"But Paper": The Myth of A Closed System and The Illusion of Control in Thomas Pynchon's Gravity's Rainbow

Julie Orlemanski
English Major
Class of 2004

Abstract

This paper sets Thomas Pynchon’s Gravity’s Rainbow in dialogue with Adorno and Horkheimer’s Dialectic of Enlightenment. Part of a larger investigation into the system of binary relations that the novel both creates and disintegrates, this examination compares interiority and exteriority in relation to secularism and religion, being guided more broadly by themes of control and power. The approach of the novel via Dialectic of Enlightenment represents just one precipitate from a larger project of speculative, synthetic readings, which an encyclopedic narrative like Gravity’s Rainbow seems to invite.
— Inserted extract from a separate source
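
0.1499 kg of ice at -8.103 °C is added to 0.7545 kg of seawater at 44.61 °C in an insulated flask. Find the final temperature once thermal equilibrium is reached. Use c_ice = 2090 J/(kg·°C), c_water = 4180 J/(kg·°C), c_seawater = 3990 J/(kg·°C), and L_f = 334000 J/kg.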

This essay questions the systematic elimination of the beyond found in both Adorno and Horkheimer’s concept of enlightenment and in the secularizing bureaucracy of Pynchon’s novel, a change that reduces metaphysics to physics and that posits the institutions of man and the laws of nature as the supreme organizing forces. A counter-point to the self-preserving, self-producing fervor of the enlightenment appears in the death drive, and it is this opposite, negative force—inextricable from enlightenment, secularization, and control—that ensures that the change remains illusionary. Finally, the essay broadly notes the intrinsic hope of the novel in its very performance and style. While only representing a component of a larger investigation into Gravity’s Rainbow, this paper performs the style of synthesis and creative criticism I believe best suits such a work of literature and explores in microcosm many of the most essential themes of the work.